La décennie passée fut marquée par des transformations en profondeur du paysage politique africain, contraignant la France à y reconsidérer ses engagements. Un vent de ressentiment contre la France et son héritage colonial parcourt les vallées africaines, bouleversant les structures de nombreux pays désireux de voir leur souveraineté s’affirmer pour de bon. Une ambition qui s’exprime par de nombreux coups d’États depuis 2020 : au Burkina Faso, au Soudan, en Guinée, au Tchad et dernièrement au Niger, contre le président Mohamed Bazoum. Ces putschs, réalisés par des forces militaires hostiles aux intérêts français, ont des résultats concrets : la France met, par exemple, fin à son opération Barkhane le 9 novembre 2022, et est poussée à quitter le territoire nigérien. Cette tendance anti-France des nouvelles forces au pouvoir est comprise, voire parfois soutenue, par une population locale qui s’est longtemps sentie dupée par les puissances occidentales.

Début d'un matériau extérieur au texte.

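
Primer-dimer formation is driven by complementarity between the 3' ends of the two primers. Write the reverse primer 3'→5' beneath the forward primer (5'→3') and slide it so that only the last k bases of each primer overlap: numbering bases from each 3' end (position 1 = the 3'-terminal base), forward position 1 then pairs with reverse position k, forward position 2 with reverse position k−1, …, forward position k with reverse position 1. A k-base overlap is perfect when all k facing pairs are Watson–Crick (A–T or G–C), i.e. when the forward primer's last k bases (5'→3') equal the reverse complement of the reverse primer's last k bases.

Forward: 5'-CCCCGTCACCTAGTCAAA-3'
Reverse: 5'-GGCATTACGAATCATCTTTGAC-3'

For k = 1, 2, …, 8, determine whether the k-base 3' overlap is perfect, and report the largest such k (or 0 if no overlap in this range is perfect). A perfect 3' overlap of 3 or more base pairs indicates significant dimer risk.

Longest perfect overlap: 6 complementary base pairs; significant dimer risk (threshold 3).

Last 8 bases (5'→3') — forward …TAGTCAAA, reverse …TCTTTGAC.
Reverse complement of the reverse primer's last 8 bases: GTCAAAGA; its first k bases are the reverse complement of the reverse primer's last k bases, so a perfect k-base overlap needs the forward primer's last k bases to equal them.
Comparing (forward last k vs required): k=1: A vs G ✗; k=2: AA vs GT ✗; k=3: AAA vs GTC ✗; k=4: CAAA vs GTCA ✗; k=5: TCAAA vs GTCAA ✗; k=6: GTCAAA vs GTCAAA ✓; k=7: AGTCAAA vs GTCAAAG ✗; k=8: TAGTCAAA vs GTCAAAGA ✗.
Only k = 6 is perfect, so the longest perfect 3' overlap is 6.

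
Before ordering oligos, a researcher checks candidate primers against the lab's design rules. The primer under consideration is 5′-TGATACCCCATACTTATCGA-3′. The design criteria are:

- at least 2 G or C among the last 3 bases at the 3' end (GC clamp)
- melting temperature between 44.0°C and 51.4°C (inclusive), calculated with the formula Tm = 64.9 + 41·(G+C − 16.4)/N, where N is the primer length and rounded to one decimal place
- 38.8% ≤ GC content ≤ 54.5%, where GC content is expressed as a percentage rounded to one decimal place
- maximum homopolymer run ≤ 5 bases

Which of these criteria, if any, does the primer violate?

Base counts: A=6, T=6, G=2, C=6 (length 20).
GC clamp: 3' end CGA has 2 G/C ✓
Tm: Tm = 64.9 + 41·(8 − 16.4)/20 = 47.7°C ✓
GC content: GC 8/20 = 40.0% ✓
homopolymer run: longest run = 4 ✓

Meets all criteria.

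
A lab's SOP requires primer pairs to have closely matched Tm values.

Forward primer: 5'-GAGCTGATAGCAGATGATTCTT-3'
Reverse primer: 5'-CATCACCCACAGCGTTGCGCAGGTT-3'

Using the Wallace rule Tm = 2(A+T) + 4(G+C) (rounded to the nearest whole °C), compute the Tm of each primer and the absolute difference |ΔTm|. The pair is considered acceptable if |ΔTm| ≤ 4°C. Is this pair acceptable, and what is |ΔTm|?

|ΔTm| = 18°C; the pair is not acceptable.

Forward: A=6 T=7 G=6 C=3 → Tm = 2·13 + 4·9 = 62°C.
Reverse: A=5 T=5 G=6 C=9 → Tm = 2·10 + 4·15 = 80°C.
|ΔTm| = |62 − 80| = 18°C, > 4°C.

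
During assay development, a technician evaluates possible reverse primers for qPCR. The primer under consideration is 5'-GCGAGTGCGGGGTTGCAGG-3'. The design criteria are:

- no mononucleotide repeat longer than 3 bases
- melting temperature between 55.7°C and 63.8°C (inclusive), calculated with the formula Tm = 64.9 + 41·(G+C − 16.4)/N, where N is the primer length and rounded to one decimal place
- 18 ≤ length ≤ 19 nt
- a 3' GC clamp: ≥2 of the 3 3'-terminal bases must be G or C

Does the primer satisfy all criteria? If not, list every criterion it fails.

Fails: homopolymer run.

Base counts: A=2, T=3, G=11, C=3 (length 19).
homopolymer run: longest run = 4, exceeds 3 ✗
Tm: Tm = 64.9 + 41·(14 − 16.4)/19 = 59.7°C ✓
length: length 19 ✓
GC clamp: 3' end AGG has 2 G/C ✓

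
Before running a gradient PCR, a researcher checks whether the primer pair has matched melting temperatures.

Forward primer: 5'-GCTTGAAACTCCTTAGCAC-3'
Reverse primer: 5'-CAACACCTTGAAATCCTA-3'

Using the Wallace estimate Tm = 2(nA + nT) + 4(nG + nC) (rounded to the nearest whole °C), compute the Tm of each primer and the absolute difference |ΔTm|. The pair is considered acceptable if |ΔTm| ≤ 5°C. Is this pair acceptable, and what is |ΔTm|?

|ΔTm| = 6°C; the pair is not acceptable.

Forward: A=5 T=5 G=3 C=6 → Tm = 2·10 + 4·9 = 56°C.
Reverse: A=7 T=4 G=1 C=6 → Tm = 2·11 + 4·7 = 50°C.
|ΔTm| = |56 − 50| = 6°C, > 5°C.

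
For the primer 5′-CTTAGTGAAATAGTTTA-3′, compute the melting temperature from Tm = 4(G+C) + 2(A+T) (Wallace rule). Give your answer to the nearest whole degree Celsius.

Base counts: A=6, T=7, G=3, C=1 (length 17).
Tm = 2·(6+7) + 4·(3+1) = 2·13 + 4·4 = 26 + 16 = 42°C.

42°C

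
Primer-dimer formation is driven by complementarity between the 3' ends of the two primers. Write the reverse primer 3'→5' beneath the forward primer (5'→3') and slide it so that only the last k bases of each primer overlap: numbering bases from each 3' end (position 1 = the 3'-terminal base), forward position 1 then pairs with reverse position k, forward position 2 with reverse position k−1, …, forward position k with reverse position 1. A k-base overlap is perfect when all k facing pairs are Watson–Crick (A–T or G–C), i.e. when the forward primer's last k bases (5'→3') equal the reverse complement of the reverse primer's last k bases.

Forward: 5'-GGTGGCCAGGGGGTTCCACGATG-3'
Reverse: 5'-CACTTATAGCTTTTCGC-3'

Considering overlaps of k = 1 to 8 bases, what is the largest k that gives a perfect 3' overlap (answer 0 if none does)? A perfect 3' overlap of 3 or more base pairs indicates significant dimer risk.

Last 8 bases (5'→3') — forward …CCACGATG, reverse …CTTTTCGC.
Reverse complement of the reverse primer's last 8 bases: GCGAAAAG; its first k bases are the reverse complement of the reverse primer's last k bases, so a perfect k-base overlap needs the forward primer's last k bases to equal them.
Comparing (forward last k vs required): k=1: G vs G ✓; k=2: TG vs GC ✗; k=3: ATG vs GCG ✗; k=4: GATG vs GCGA ✗; k=5: CGATG vs GCGAA ✗; k=6: ACGATG vs GCGAAA ✗; k=7: CACGATG vs GCGAAAA ✗; k=8: CCACGATG vs GCGAAAAG ✗.
Only k = 1 is perfect, so the longest perfect 3' overlap is 1.

Longest perfect overlap: 1 complementary base pair; below the dimer-risk threshold (threshold 3).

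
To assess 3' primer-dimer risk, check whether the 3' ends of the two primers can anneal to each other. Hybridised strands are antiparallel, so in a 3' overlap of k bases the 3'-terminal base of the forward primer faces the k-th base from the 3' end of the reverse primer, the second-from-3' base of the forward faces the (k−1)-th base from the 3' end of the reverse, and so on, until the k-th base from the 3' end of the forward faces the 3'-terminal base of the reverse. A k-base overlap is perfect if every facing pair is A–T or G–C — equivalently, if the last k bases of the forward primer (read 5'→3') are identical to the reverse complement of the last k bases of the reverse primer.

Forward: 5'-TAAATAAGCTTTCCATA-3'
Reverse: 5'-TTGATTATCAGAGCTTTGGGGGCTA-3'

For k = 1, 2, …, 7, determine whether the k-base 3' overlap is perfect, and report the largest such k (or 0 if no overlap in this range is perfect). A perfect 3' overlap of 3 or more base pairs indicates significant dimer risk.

Longest perfect overlap: 2 complementary base pairs; below the dimer-risk threshold (threshold 3).

Last 7 bases (5'→3') — forward …TTCCATA, reverse …GGGGCTA.
Reverse complement of the reverse primer's last 7 bases: TAGCCCC; its first k bases are the reverse complement of the reverse primer's last k bases, so a perfect k-base overlap needs the forward primer's last k bases to equal them.
Comparing (forward last k vs required): k=1: A vs T ✗; k=2: TA vs TA ✓; k=3: ATA vs TAG ✗; k=4: CATA vs TAGC ✗; k=5: CCATA vs TAGCC ✗; k=6: TCCATA vs TAGCCC ✗; k=7: TTCCATA vs TAGCCCC ✗.
Only k = 2 is perfect, so the longest perfect 3' overlap is 2.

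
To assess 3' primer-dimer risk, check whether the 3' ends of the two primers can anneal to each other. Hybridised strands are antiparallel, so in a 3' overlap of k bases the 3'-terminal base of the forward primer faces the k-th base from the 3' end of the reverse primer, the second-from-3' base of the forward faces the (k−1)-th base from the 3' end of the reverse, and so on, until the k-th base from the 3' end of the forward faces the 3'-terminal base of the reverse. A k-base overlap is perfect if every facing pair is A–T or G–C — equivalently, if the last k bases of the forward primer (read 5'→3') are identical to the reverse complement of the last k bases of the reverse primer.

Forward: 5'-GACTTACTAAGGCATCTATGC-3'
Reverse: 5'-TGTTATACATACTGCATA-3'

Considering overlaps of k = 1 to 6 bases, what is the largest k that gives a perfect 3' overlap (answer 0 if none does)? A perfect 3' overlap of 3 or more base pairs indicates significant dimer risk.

Last 6 bases (5'→3') — forward …CTATGC, reverse …TGCATA.
Reverse complement of the reverse primer's last 6 bases: TATGCA; its first k bases are the reverse complement of the reverse primer's last k bases, so a perfect k-base overlap needs the forward primer's last k bases to equal them.
Comparing (forward last k vs required): k=1: C vs T ✗; k=2: GC vs TA ✗; k=3: TGC vs TAT ✗; k=4: ATGC vs TATG ✗; k=5: TATGC vs TATGC ✓; k=6: CTATGC vs TATGCA ✗.
Only k = 5 is perfect, so the longest perfect 3' overlap is 5.

Longest perfect overlap: 5 complementary base pairs; significant dimer risk (threshold 3).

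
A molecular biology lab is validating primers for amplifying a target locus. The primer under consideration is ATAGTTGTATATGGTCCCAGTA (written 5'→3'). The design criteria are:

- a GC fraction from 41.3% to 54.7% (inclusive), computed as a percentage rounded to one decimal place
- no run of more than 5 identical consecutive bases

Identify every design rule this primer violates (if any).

Base counts: A=6, T=8, G=5, C=3 (length 22).
GC content: GC 8/22 = 36.4%, outside 41.3–54.7% ✗
homopolymer run: longest run = 3 ✓

Fails: GC content.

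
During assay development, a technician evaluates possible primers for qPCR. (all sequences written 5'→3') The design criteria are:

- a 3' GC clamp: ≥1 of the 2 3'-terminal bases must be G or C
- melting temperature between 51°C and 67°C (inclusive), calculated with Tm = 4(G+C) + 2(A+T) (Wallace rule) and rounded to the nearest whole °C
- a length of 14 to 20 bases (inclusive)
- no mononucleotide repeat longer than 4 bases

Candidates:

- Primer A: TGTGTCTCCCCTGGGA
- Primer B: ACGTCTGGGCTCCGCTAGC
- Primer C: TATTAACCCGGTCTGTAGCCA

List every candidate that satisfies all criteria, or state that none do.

Primer A (16 nt, A=1 T=5 G=5 C=5): 3' end GA has 1 G/C ✓; Tm = 2·6 + 4·10 = 52°C ✓; length 16 ✓; longest run = 4 ✓ — passes.
Primer B (19 nt, A=2 T=4 G=6 C=7): 3' end GC has 2 G/C ✓; Tm = 2·6 + 4·13 = 64°C ✓; length 19 ✓; longest run = 3 ✓ — passes.
Primer C (21 nt, A=5 T=6 G=4 C=6): 3' end CA has 1 G/C ✓; Tm = 2·11 + 4·10 = 62°C ✓; length 21, outside 14–20 ✗; longest run = 3 ✓ — fails.

Primer A and Primer B.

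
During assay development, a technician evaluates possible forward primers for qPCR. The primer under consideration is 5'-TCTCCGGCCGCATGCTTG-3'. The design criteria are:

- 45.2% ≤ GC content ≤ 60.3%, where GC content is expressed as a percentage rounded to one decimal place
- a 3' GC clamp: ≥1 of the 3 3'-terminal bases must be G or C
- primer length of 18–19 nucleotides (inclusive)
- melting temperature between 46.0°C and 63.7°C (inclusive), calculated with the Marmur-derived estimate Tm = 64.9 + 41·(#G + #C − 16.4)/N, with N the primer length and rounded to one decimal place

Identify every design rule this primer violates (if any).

Fails: GC content.

Base counts: A=1, T=5, G=5, C=7 (length 18).
GC content: GC 12/18 = 66.7%, outside 45.2–60.3% ✗
GC clamp: 3' end TTG has 1 G/C ✓
length: length 18 ✓
Tm: Tm = 64.9 + 41·(12 − 16.4)/18 = 54.9°C ✓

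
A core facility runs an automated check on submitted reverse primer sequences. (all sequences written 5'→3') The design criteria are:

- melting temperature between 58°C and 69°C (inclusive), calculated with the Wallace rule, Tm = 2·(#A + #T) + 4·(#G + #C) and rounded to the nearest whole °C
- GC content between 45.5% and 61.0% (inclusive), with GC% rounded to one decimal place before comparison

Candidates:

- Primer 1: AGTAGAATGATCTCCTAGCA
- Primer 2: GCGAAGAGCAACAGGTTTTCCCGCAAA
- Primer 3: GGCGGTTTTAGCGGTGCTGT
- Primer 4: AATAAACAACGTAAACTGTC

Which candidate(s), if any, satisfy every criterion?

Primer 3 only.

Primer 1 (20 nt, A=7 T=5 G=4 C=4): Tm = 2·12 + 4·8 = 56°C, outside 58–69°C ✗; GC 8/20 = 40.0%, outside 45.5–61.0% ✗ — fails.
Primer 2 (27 nt, A=9 T=4 G=7 C=7): Tm = 2·13 + 4·14 = 82°C, outside 58–69°C ✗; GC 14/27 = 51.9% ✓ — fails.
Primer 3 (20 nt, A=1 T=7 G=9 C=3): Tm = 2·8 + 4·12 = 64°C ✓; GC 12/20 = 60.0% ✓ — passes.
Primer 4 (20 nt, A=10 T=4 G=2 C=4): Tm = 2·14 + 4·6 = 52°C, outside 58–69°C ✗; GC 6/20 = 30.0%, outside 45.5–61.0% ✗ — fails.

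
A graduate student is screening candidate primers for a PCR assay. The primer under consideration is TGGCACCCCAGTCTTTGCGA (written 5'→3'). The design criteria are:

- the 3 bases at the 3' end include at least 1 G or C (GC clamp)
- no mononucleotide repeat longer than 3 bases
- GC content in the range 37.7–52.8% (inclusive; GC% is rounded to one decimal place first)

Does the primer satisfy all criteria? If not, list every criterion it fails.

Base counts: A=3, T=5, G=5, C=7 (length 20).
GC clamp: 3' end CGA has 2 G/C ✓
homopolymer run: longest run = 4, exceeds 3 ✗
GC content: GC 12/20 = 60.0%, outside 37.7–52.8% ✗

Fails: homopolymer run, GC content.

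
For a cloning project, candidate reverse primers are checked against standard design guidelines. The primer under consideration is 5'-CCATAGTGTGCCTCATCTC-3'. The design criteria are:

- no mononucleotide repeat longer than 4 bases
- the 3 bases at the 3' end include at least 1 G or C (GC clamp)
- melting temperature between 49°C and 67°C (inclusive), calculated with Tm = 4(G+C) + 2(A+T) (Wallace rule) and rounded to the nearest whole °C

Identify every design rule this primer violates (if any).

Meets all criteria.

Base counts: A=3, T=6, G=3, C=7 (length 19).
homopolymer run: longest run = 2 ✓
GC clamp: 3' end CTC has 2 G/C ✓
Tm: Tm = 2·9 + 4·10 = 58°C ✓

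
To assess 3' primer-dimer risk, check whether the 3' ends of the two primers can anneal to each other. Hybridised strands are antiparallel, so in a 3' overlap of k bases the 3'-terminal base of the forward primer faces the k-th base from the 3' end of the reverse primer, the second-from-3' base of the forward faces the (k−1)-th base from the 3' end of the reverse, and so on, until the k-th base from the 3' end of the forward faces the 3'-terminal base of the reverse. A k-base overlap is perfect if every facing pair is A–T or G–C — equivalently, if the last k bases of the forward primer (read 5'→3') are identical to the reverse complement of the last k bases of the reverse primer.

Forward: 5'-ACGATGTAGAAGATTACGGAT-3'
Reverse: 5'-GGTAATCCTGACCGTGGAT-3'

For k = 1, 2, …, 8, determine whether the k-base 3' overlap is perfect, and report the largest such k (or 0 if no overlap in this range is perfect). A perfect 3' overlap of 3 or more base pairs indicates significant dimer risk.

Longest perfect overlap: 2 complementary base pairs; below the dimer-risk threshold (threshold 3).

Last 8 bases (5'→3') — forward …TTACGGAT, reverse …CCGTGGAT.
Reverse complement of the reverse primer's last 8 bases: ATCCACGG; its first k bases are the reverse complement of the reverse primer's last k bases, so a perfect k-base overlap needs the forward primer's last k bases to equal them.
Comparing (forward last k vs required): k=1: T vs A ✗; k=2: AT vs AT ✓; k=3: GAT vs ATC ✗; k=4: GGAT vs ATCC ✗; k=5: CGGAT vs ATCCA ✗; k=6: ACGGAT vs ATCCAC ✗; k=7: TACGGAT vs ATCCACG ✗; k=8: TTACGGAT vs ATCCACGG ✗.
Only k = 2 is perfect, so the longest perfect 3' overlap is 2.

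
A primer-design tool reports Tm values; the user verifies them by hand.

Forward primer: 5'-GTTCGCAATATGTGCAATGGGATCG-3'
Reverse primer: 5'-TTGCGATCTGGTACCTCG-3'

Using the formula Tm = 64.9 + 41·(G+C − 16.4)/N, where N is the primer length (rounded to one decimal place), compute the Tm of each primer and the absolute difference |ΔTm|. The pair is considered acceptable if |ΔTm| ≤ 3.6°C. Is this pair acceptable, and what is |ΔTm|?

Forward: G+C = 12, N = 25 → Tm = 64.9 + 41·(12 − 16.4)/25 = 57.7°C.
Reverse: G+C = 10, N = 18 → Tm = 64.9 + 41·(10 − 16.4)/18 = 50.3°C.
|ΔTm| = |57.7 − 50.3| = 7.4°C, > 3.6°C.

|ΔTm| = 7.4°C; the pair is not acceptable.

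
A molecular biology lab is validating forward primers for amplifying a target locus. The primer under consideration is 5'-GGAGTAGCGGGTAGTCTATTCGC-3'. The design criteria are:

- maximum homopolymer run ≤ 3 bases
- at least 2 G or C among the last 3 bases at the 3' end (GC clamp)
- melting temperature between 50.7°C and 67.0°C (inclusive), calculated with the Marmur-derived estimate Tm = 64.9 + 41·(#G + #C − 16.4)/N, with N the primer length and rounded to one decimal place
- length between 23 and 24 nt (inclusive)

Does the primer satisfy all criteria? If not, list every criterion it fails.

Meets all criteria.

Base counts: A=4, T=6, G=9, C=4 (length 23).
homopolymer run: longest run = 3 ✓
GC clamp: 3' end CGC has 3 G/C ✓
Tm: Tm = 64.9 + 41·(13 − 16.4)/23 = 58.8°C ✓
length: length 23 ✓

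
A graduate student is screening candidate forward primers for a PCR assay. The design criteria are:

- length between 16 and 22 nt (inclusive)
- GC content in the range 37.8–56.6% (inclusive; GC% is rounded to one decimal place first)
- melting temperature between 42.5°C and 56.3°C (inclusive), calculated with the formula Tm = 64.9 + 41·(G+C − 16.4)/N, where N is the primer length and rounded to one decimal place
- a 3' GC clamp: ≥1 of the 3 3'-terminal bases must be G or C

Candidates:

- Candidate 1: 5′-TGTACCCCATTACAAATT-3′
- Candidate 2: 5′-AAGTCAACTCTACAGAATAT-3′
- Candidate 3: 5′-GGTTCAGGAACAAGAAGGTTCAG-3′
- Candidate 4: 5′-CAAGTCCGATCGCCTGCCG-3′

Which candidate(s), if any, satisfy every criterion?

Candidate 1 (18 nt, A=6 T=6 G=1 C=5): length 18 ✓; GC 6/18 = 33.3%, outside 37.8–56.6% ✗; Tm = 64.9 + 41·(6 − 16.4)/18 = 41.2°C, outside 42.5–56.3°C ✗; 3' end ATT has 0 G/C, need ≥1 ✗ — fails.
Candidate 2 (20 nt, A=9 T=5 G=2 C=4): length 20 ✓; GC 6/20 = 30.0%, outside 37.8–56.6% ✗; Tm = 64.9 + 41·(6 − 16.4)/20 = 43.6°C ✓; 3' end TAT has 0 G/C, need ≥1 ✗ — fails.
Candidate 3 (23 nt, A=8 T=4 G=8 C=3): length 23, outside 16–22 ✗; GC 11/23 = 47.8% ✓; Tm = 64.9 + 41·(11 − 16.4)/23 = 55.3°C ✓; 3' end CAG has 2 G/C ✓ — fails.
Candidate 4 (19 nt, A=3 T=3 G=5 C=8): length 19 ✓; GC 13/19 = 68.4%, outside 37.8–56.6% ✗; Tm = 64.9 + 41·(13 − 16.4)/19 = 57.6°C, outside 42.5–56.3°C ✗; 3' end CCG has 3 G/C ✓ — fails.

None of the candidates satisfy all criteria.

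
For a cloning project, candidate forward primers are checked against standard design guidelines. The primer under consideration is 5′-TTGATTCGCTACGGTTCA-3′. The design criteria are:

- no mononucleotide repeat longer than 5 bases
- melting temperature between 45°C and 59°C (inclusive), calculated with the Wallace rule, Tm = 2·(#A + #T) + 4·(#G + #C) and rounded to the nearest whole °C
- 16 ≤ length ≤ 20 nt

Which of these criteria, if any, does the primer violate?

Base counts: A=3, T=7, G=4, C=4 (length 18).
homopolymer run: longest run = 2 ✓
Tm: Tm = 2·10 + 4·8 = 52°C ✓
length: length 18 ✓

Meets all criteria.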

En parallèle, alors que l’influence française, et plus largement occidentale, recule en Afrique, la Russie semble vouloir y accélérer son retour en s’appuyant sur les leviers sécuritaires, économiques ou médiatiques. Se présentant désormais comme le camp à rejoindre pour lutter contre l’emprise française en Afrique, comme l’antagoniste parfait des Occidentaux, Vladimir Poutine fait de l’Afrique un nouvel acteur clé dans son système de relations internationales. Cette nouvelle politique africaine, initiée au Soudan au début des années 2010 par le soutien et les livraisons d’armes à Omar Al-Bachir, connait son apogée avec l’organisation du premier sommet Russie-Afrique en octobre 2019 et prospère encore aujourd’hui, comme peuvent en témoigner les hommages rendus à Prigojine, ancien proche de Poutine et chef des milices Wagner, en République centrafricaine en 2024. Le chef d’État centrafricain Faustin-Archange Touadéra, au pouvoir depuis 2016, soutenu par la Russie et dont la sécurité est encore assurée par Wagner, briguera un troisième mandat fin 2024. Le Kremlin semble donc désormais en mesure de dénicher des marchés, mais aussi des relais diplomatiques et stratégiques en Afrique, tout en gagnant les cœurs du continent en jouant de cette position anti-Occident. Une situation de nature à inquiéter les anciennes puissances coloniales, comme la France qui voit sa présence militaire être remise en question, tout comme sa domination économique.
Le 2 avril 2024, au Sénégal, est élu président de la République un certain Bassirou Diomaye Faye. À 44 ans, il est la plus jeune personne à occuper cette fonction. Il est élu sur un programme de rupture et de transformation, souverainiste et social, rejetant toute ingérence étrangère contraire aux intérêts des Sénégalais. Il annonce une renégociation ou un réexamen de l’ensemble des contrats pétroliers, gaziers et de pêche conclus par le passé, et affirme vouloir une plus grande équité et un plus grand équilibre contractuel. Si le jeune président refuse de singulariser la France et de la considérer comme un adversaire potentiel dans sa quête de souveraineté, ce type de politique vient toutefois remuer la position confortable dans laquelle l’ancienne puissance coloniale se trouvait en Afrique, et plus particulièrement dans la zone CFA. Entre un ressentiment croissant à l’égard de la France, une influence russe, mais aussi turque et chinoise grandissantes, et la montée au pouvoir de figures souverainistes, il est donc plus que nécessaire pour Emmanuel Macron de « réinventer la manière de travailler avec les partenaires africains ».